The stadium won an Olympic gold medal before a single athlete ran in it. In 1928, when the Games still gave medals for the arts, the jury for the architecture competition awarded its highest prize to a young Dutch architect named Jan Wils for the venue he had just designed in the south-western edge of Amsterdam. The building was the prize, and the prize was the building. Nearly a century later, having been enlarged, almost demolished, then peeled back to what Wils first drew, the Olympic Stadium still stands as one of the cleanest expressions of the Amsterdamse School the city ever built.
Amsterdam had to invent the ground before it could invent the stadium. Starting in January 1926, the site west of the existing Harry Elte stadium was raised with 750,000 cubic metres of trucked-in sand - the city's familiar trick of building the land before building on it. Piling for the foundations began in October. On 18 May 1927, Prince Hendrik laid the ceremonial first stone, and the masons followed with roughly two million more. Wils had drawn the stadium to complement H.P. Berlage's surrounding Plan Zuid neighbourhood, all warm brick and disciplined geometry. The capacity at opening was 31,600. A 400-metre running track surrounded the football pitch; an outer 500-metre cycling track ringed that, nine metres wide, ready for the cyclists who would compete there during the Games. The 1928 Olympics were the first to introduce the modern relay torch in spirit if not in its later form - the stadium's slim Marathon Tower, designed to hold an Olympic flame, was a quiet first.
Rotterdam built De Kuip in 1937, and Amsterdam responded the way cities do when they feel overtaken: it grew. Wils returned to add a second concrete ring to the north and south wings, lifting capacity to 64,000. The stadium took on a heavier, more massive silhouette and spent the next half-century as the city's biggest football venue. Ajax used it for international matches when the De Meer Stadion was too small or lacked the floodlights for midweek games - which was most of the time. The Dutch national team played here too, from a 0-2 loss to Uruguay during the 1928 Olympics to a 2-2 draw with Denmark on 6 September 1989. The 1962 European Cup final played out on this turf, Benfica beating Real Madrid 5-3 in a game still rated among the great finals. So did the 1966 Mistwedstrijd - the Fog Match - in which Ajax beat Liverpool 5-1 in a mist so thick spectators could barely see across the pitch.

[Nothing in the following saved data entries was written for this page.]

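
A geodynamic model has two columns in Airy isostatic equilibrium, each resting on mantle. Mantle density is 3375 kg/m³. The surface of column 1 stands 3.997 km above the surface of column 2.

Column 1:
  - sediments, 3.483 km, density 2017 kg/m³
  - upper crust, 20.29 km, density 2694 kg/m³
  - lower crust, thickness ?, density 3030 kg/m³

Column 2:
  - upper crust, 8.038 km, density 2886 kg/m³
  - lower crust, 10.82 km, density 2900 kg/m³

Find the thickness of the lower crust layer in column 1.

Take the compensation level at the base of the deeper column (depth z_c below the surface of column 1) and equate Σ ρ_i t_i down to z_c; mantle fills any gap and the z_c terms cancel.
Column 1: 3.483×2017 + 20.29×2694 + x×3030 + (z_c − 23.773 − x)×3375
Column 2: 3.997×0 + 8.038×2886 + 10.82×2900 + (z_c − 3.997 − 18.858)×3375
The z_c×3375 term appears on both sides and cancels. Collect the known terms of each column as K = Σ(ρt)_known − 3375 × (depth of known layers): K_1 = 61686.471 − 3375×23.773 = −18547.404; K_2 = 54575.668 − 3375×(3.997 + 18.858) = −22559.957.
Balance: K_1 − x×(3375 − 3030) = K_2, so x = (K_1 − K_2)/(3375 − 3030) = 4012.55/345 = 11.6 km.

11.6 km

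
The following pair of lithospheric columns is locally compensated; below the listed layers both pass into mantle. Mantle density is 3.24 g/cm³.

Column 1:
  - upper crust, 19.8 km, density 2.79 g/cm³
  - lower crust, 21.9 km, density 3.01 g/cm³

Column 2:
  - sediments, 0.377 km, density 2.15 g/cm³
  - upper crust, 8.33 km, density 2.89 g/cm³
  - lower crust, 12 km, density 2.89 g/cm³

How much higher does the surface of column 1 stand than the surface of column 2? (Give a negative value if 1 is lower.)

For any compensation level in the mantle, the mantle terms cancel and isostasy reduces to e = (Σt_1 − Σt_2) − (Σ(ρt)_1 − Σ(ρt)_2) / ρ_m.
Σt_1 = 41.7 km; Σt_2 = 20.707 km; Σ(ρt)_1 = 121.161; Σ(ρt)_2 = 59.56425 (in km·g/cm³).
e = (41.7 − 20.707) − (121.161 − 59.56425) / 3.24 = 1.98 km.

1.98 km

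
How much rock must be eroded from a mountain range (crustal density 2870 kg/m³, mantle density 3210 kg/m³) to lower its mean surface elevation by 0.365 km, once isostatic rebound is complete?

3.45 km

Net drop Δ = e − u = e − e ρ_c/ρ_m = e (ρ_m − ρ_c)/ρ_m.
e = Δ ρ_m/(ρ_m − ρ_c) = 0.365 km × 3210/340 = 3.45 km.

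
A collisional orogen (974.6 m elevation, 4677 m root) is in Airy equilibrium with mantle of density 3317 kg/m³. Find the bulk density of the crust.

ρ_c h = (ρ_m − ρ_c) r → ρ_c (h + r) = ρ_m r → ρ_c = ρ_m r / (h + r).
ρ_c = 3317 × 4677 m / (974.6 m + 4677 m) = 2740 kg/m³.

2740 kg/m³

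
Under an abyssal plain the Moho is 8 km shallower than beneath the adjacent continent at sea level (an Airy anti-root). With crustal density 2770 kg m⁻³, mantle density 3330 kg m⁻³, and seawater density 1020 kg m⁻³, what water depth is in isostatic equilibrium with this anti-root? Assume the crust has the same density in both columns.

2.56 km

Replacing a thickness d of crust by seawater at the top must be balanced by replacing crust with mantle at the base: d (ρ_c − ρ_w) = a (ρ_m − ρ_c).
d = a (ρ_m − ρ_c)/(ρ_c − ρ_w) = 8 km × 560/1750 = 2.56 km.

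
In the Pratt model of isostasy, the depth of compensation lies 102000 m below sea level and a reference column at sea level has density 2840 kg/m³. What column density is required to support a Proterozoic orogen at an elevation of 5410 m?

2700 kg/m³

Pratt balance: ρ_ref D = ρ (D + h).
ρ = ρ_ref D/(D + h) = 2840 × 102000 m/(102000 m + 5410 m) = 2700 kg/m³.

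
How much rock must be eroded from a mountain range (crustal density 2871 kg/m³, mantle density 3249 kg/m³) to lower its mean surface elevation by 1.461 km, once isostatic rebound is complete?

12.6 km

Net drop Δ = e − u = e − e ρ_c/ρ_m = e (ρ_m − ρ_c)/ρ_m.
e = Δ ρ_m/(ρ_m − ρ_c) = 1.461 km × 3249/378 = 12.6 km.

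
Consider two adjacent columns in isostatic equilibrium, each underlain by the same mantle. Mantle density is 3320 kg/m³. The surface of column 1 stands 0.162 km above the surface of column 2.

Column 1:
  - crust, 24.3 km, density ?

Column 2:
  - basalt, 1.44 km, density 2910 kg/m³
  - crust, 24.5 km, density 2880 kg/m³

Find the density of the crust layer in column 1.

2830 kg/m³

Take the compensation level at the base of the deeper column (depth z_c below the surface of column 1) and equate Σ ρ_i t_i down to z_c; mantle fills any gap and the z_c terms cancel.
Column 1: 24.3×ρ + (z_c − 24.3)×3320
Column 2: 0.162×0 + 1.44×2910 + 24.5×2880 + (z_c − 0.162 − 25.94)×3320
The z_c×3320 term appears on both sides and cancels. Collect the known terms of each column as K = Σ(ρt)_known − 3320 × (depth of known layers): K_1 = 0 − 3320×24.3 = −80676; K_2 = 74750.4 − 3320×(0.162 + 25.94) = −11908.24.
Balance: K_1 + 24.3×ρ = K_2, so ρ = (K_2 − K_1)/24.3 = 68767.8/24.3 = 2830 kg/m³.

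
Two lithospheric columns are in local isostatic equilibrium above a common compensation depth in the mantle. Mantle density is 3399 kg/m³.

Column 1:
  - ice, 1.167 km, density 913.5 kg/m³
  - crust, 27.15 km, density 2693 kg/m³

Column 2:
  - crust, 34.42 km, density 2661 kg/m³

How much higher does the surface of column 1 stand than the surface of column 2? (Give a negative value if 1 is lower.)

−0.981 km

For any compensation level in the mantle, the mantle terms cancel and isostasy reduces to e = (Σt_1 − Σt_2) − (Σ(ρt)_1 − Σ(ρt)_2) / ρ_m.
Σt_1 = 28.317 km; Σt_2 = 34.42 km; Σ(ρt)_1 = 74181.0045; Σ(ρt)_2 = 91591.62 (in km·kg/m³).
e = (28.317 − 34.42) − (74181.0045 − 91591.62) / 3399 = −0.981 km.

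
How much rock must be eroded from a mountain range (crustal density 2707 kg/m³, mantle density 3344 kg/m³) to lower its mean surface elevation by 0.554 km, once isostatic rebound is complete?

2.91 km

Net drop Δ = e − u = e − e ρ_c/ρ_m = e (ρ_m − ρ_c)/ρ_m.
e = Δ ρ_m/(ρ_m − ρ_c) = 0.554 km × 3344/637 = 2.91 km.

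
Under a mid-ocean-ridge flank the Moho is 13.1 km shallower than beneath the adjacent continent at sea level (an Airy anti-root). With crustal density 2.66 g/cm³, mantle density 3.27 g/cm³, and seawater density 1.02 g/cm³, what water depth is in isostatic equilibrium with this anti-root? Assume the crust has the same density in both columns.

Replacing a thickness d of crust by seawater at the top must be balanced by replacing crust with mantle at the base: d (ρ_c − ρ_w) = a (ρ_m − ρ_c).
d = a (ρ_m − ρ_c)/(ρ_c − ρ_w) = 13.1 km × 0.61/1.64 = 4.87 km.

4.87 km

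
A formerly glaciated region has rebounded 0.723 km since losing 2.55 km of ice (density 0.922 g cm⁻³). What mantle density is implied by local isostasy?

3.25 g cm⁻³

ρ_m = ρ_ice t / u = 0.922 × 2.55 km/0.723 km = 3.25 g cm⁻³.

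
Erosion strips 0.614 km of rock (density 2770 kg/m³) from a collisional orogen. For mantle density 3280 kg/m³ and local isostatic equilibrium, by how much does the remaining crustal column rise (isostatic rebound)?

0.519 km

Unloading: uplift u = e ρ_c/ρ_m = 0.614 km × 2770/3280 = 0.519 km.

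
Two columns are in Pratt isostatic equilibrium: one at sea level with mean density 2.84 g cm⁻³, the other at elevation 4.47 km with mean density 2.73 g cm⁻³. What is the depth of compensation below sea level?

ρ_ref D = ρ (D + h) → D (ρ_ref − ρ) = ρ h.
D = ρ h/(ρ_ref − ρ) = 2.73 × 4.47 km/(2.84 − 2.73) = 111 km.

111 km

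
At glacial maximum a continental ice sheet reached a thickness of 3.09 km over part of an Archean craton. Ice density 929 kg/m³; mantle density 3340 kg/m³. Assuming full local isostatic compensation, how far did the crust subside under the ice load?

For local isostatic compensation: the ice load ρ_ice t is balanced by mantle displaced below, ρ_m s.
s = t ρ_ice / ρ_m = 3.09 km × 929/3340 = 0.859 km.

0.859 km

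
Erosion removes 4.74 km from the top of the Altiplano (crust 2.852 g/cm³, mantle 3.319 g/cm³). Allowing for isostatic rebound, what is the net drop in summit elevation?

Rebound u = e ρ_c/ρ_m = 4.74 km × 2.852/3.319 = 4.073 km.
Net surface drop = e − u = 4.74 km − 4.073 km = e (ρ_m − ρ_c)/ρ_m = 0.667 km.

0.667 km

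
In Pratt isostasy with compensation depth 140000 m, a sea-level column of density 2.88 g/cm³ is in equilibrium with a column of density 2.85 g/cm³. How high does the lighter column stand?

ρ_ref D = ρ (D + h) → h = D (ρ_ref − ρ)/ρ.
h = 140000 m × (2.88 − 2.85)/2.85 = 1470 m.

1470 m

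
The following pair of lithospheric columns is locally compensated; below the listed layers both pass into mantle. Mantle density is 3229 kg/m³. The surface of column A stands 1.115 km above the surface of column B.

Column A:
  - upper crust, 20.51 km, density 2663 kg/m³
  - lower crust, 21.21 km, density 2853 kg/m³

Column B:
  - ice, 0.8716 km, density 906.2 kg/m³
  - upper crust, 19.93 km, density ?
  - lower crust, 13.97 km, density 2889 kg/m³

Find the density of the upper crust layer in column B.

2770 kg/m³

Take the compensation level at the base of the deeper column (depth z_c below the surface of column A) and equate Σ ρ_i t_i down to z_c; mantle fills any gap and the z_c terms cancel.
Column A: 20.51×2663 + 21.21×2853 + (z_c − 41.72)×3229
Column B: 1.115×0 + 0.8716×906.2 + 19.93×ρ + 13.97×2889 + (z_c − 1.115 − 34.7716)×3229
The z_c×3229 term appears on both sides and cancels. Collect the known terms of each column as K = Σ(ρt)_known − 3229 × (depth of known layers): K_A = 115130.26 − 3229×41.72 = −19583.62; K_B = 41149.1739 − 3229×(1.115 + 34.7716) = −74728.6575.
Balance: K_A = K_B + 19.93×ρ, so ρ = (K_A − K_B)/19.93 = 55145/19.93 = 2770 kg/m³.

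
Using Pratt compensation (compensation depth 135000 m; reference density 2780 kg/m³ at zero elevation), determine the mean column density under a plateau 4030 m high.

2700 kg/m³

Pratt balance: ρ_ref D = ρ (D + h).
ρ = ρ_ref D/(D + h) = 2780 × 135000 m/(135000 m + 4030 m) = 2700 kg/m³.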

By the 1990s the stadium was struggling. Ajax was moving to a new arena on the city's edge - the Amsterdam Arena, later renamed for Johan Cruyff in 2018 - and the Olympic Stadium faced demolition. What saved it was a decision to undo, not rebuild. In 1987 the stadium had been declared a national monument. Beginning in 1996, the 1937 second ring was removed entirely. Capacity dropped to 22,288. The original 1928 silhouette returned, lower and lighter, with the Marathon Tower rising again from a cleaner roofline. The running track was restored for athletics. In 2007 the Stadionplein square and the surrounding Olympic district were renovated; in 2008 a new pedestrian and cyclist bridge across the Schinkel was named, fittingly, the Jan Wilsbrug.

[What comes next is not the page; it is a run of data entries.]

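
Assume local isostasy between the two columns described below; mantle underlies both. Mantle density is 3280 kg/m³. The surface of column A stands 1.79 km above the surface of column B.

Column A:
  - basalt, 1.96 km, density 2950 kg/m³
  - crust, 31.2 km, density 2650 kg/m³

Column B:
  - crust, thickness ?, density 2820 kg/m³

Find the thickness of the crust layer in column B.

Take the compensation level at the base of the deeper column (depth z_c below the surface of column A) and equate Σ ρ_i t_i down to z_c; mantle fills any gap and the z_c terms cancel.
Column A: 1.96×2950 + 31.2×2650 + (z_c − 33.16)×3280
Column B: 1.79×0 + x×2820 + (z_c − 1.79 − 0 − x)×3280
The z_c×3280 term appears on both sides and cancels. Collect the known terms of each column as K = Σ(ρt)_known − 3280 × (depth of known layers): K_A = 88462 − 3280×33.16 = −20302.8; K_B = 0 − 3280×(1.79 + 0) = −5871.2.
Balance: K_A = K_B − x×(3280 − 2820), so x = (K_B − K_A)/(3280 − 2820) = 14431.6/460 = 31.4 km.

31.4 km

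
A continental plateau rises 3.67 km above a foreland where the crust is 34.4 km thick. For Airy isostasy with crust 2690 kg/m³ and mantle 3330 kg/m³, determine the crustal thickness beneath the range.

53.5 km

Root depth r = h ρ_c / (ρ_m − ρ_c) = 3.67 km × 2690 / 640 = 15.43 km.
Total thickness = T + h + r = 34.4 km + 3.67 km + 15.43 km = 53.5 km.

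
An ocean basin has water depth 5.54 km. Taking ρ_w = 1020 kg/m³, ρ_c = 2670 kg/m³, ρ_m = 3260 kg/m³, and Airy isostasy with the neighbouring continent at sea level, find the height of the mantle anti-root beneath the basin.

15.5 km

Balancing pressure at the compensation depth: replacing crust with seawater at the top is compensated by replacing crust with mantle at the base: d (ρ_c − ρ_w) = a (ρ_m − ρ_c).
a = d (ρ_c − ρ_w)/(ρ_m − ρ_c) = 5.54 km × 1650/590 = 15.5 km.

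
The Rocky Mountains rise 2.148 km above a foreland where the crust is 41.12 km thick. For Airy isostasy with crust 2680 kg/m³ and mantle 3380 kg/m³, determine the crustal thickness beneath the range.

51.5 km

Root depth r = h ρ_c / (ρ_m − ρ_c) = 2.148 km × 2680 / 700 = 8.224 km.
Total thickness = T + h + r = 41.12 km + 2.148 km + 8.224 km = 51.5 km.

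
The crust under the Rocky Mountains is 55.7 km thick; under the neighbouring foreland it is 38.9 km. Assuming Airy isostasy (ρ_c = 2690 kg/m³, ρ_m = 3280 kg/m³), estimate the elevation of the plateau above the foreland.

3.02 km

Excess crust Δ = 55.7 km − 38.9 km = 16.8 km, split between elevation h and root r with h + r = Δ.
Airy balance ρ_c h = (ρ_m − ρ_c) r gives r = h ρ_c/(ρ_m − ρ_c), so h (1 + ρ_c/(ρ_m − ρ_c)) = Δ, i.e. h = Δ (ρ_m − ρ_c)/ρ_m.
h = 16.8 km × 590/3280 = 3.02 km.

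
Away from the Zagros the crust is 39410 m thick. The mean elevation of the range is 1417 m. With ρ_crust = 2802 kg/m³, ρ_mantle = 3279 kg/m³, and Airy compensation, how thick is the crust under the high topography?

Root depth r = h ρ_c / (ρ_m − ρ_c) = 1417 m × 2802 / 477 = 8324 m.
Total thickness = T + h + r = 39410 m + 1417 m + 8324 m = 49200 m.

49200 m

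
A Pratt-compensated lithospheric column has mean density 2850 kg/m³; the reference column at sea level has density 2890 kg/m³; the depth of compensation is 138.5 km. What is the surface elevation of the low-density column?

ρ_ref D = ρ (D + h) → h = D (ρ_ref − ρ)/ρ.
h = 138.5 km × (2890 − 2850)/2850 = 1.94 km.

1.94 km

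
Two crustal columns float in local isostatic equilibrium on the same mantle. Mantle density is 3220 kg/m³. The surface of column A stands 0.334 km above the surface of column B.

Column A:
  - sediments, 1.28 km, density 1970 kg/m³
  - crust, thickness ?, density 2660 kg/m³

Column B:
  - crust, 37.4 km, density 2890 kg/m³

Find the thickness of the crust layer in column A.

Take the compensation level at the base of the deeper column (depth z_c below the surface of column A) and equate Σ ρ_i t_i down to z_c; mantle fills any gap and the z_c terms cancel.
Column A: 1.28×1970 + x×2660 + (z_c − 1.28 − x)×3220
Column B: 0.334×0 + 37.4×2890 + (z_c − 0.334 − 37.4)×3220
The z_c×3220 term appears on both sides and cancels. Collect the known terms of each column as K = Σ(ρt)_known − 3220 × (depth of known layers): K_A = 2521.6 − 3220×1.28 = −1600; K_B = 108086 − 3220×(0.334 + 37.4) = −13417.48.
Balance: K_A − x×(3220 − 2660) = K_B, so x = (K_A − K_B)/(3220 − 2660) = 11817.5/560 = 21.1 km.

21.1 km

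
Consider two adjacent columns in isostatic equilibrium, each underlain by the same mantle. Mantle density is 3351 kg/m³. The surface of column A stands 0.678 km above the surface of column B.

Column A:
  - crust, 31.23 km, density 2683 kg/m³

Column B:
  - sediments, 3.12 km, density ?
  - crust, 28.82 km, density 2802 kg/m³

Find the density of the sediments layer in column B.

Take the compensation level at the base of the deeper column (depth z_c below the surface of column A) and equate Σ ρ_i t_i down to z_c; mantle fills any gap and the z_c terms cancel.
Column A: 31.23×2683 + (z_c − 31.23)×3351
Column B: 0.678×0 + 3.12×ρ + 28.82×2802 + (z_c − 0.678 − 31.94)×3351
The z_c×3351 term appears on both sides and cancels. Collect the known terms of each column as K = Σ(ρt)_known − 3351 × (depth of known layers): K_A = 83790.09 − 3351×31.23 = −20861.64; K_B = 80753.64 − 3351×(0.678 + 31.94) = −28549.278.
Balance: K_A = K_B + 3.12×ρ, so ρ = (K_A − K_B)/3.12 = 7687.64/3.12 = 2460 kg/m³.

2460 kg/m³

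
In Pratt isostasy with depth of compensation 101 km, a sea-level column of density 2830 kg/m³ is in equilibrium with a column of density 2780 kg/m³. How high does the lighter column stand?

1.82 km

ρ_ref D = ρ (D + h) → h = D (ρ_ref − ρ)/ρ.
h = 101 km × (2830 − 2780)/2780 = 1.82 km.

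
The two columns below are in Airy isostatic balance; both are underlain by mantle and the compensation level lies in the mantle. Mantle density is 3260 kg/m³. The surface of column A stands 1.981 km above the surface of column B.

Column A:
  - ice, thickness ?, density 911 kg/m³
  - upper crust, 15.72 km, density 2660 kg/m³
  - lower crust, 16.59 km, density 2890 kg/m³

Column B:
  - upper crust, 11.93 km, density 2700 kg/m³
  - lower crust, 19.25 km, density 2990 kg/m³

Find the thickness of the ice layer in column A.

1.18 km

Take the compensation level at the base of the deeper column (depth z_c below the surface of column A) and equate Σ ρ_i t_i down to z_c; mantle fills any gap and the z_c terms cancel.
Column A: x×911 + 15.72×2660 + 16.59×2890 + (z_c − 32.31 − x)×3260
Column B: 1.981×0 + 11.93×2700 + 19.25×2990 + (z_c − 1.981 − 31.18)×3260
The z_c×3260 term appears on both sides and cancels. Collect the known terms of each column as K = Σ(ρt)_known − 3260 × (depth of known layers): K_A = 89760.3 − 3260×32.31 = −15570.3; K_B = 89768.5 − 3260×(1.981 + 31.18) = −18336.36.
Balance: K_A − x×(3260 − 911) = K_B, so x = (K_A − K_B)/(3260 − 911) = 2766.06/2349 = 1.18 km.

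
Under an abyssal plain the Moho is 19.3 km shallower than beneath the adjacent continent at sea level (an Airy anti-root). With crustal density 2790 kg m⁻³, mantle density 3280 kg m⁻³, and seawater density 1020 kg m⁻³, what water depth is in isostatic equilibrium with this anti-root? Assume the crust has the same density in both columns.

Replacing a thickness d of crust by seawater at the top must be balanced by replacing crust with mantle at the base: d (ρ_c − ρ_w) = a (ρ_m − ρ_c).
d = a (ρ_m − ρ_c)/(ρ_c − ρ_w) = 19.3 km × 490/1770 = 5.34 km.

5.34 km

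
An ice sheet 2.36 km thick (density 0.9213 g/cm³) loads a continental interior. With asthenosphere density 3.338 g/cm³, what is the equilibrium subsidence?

Equating mass per unit area of the two columns: the ice load ρ_ice t is balanced by mantle displaced below, ρ_m s.
s = t ρ_ice / ρ_m = 2.36 km × 0.9213/3.338 = 0.651 km.

0.651 km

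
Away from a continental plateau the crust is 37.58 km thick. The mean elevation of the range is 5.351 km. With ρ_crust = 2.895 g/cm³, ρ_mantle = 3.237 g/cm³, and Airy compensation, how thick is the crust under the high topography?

88.2 km

Root depth r = h ρ_c / (ρ_m − ρ_c) = 5.351 km × 2.895 / 0.342 = 45.3 km.
Total thickness = T + h + r = 37.58 km + 5.351 km + 45.3 km = 88.2 km.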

The Olympic Stadium is no longer the city's largest, but it does more than its bigger cousins. It hosted the 2016 European Athletics Championships. It is the start and finish line of the Amsterdam Marathon each October, the moment when 40,000 runners pour back through Wils's brick portal to applause that has been rolling out of those stands for nearly a hundred years. In 2014 and again in 2018 a long-track speedskating oval was laid temporarily over the field, hosting Dutch national championships and the World Allround Championships. In 1987 it staged the FIM Speedway World Championship Final, won by Denmark's Hans Nielsen. The Amsterdam Admirals played American football here in the mid-1990s. The Olympic Experience Amsterdam, a small sports museum, has been a tenant since 2005. Tour groups come from the Netherlands, Germany, Greece, Belgium, Canada. The stadium that won the gold medal in 1928 spent a century earning the prize again.
Amsterdam Olympic Stadium, Stadionplein, Amsterdam-Zuid (52.343 N, 4.854 E). The stadium's distinctive brick oval and slim Marathon Tower sit just north of the Schinkel islands. Schiphol (EHAM) lies 6 km southwest - the stadium is often visible to the right on approach to runway 06 or departure from 36L. Best viewed at 1,500-3,000 ft AGL.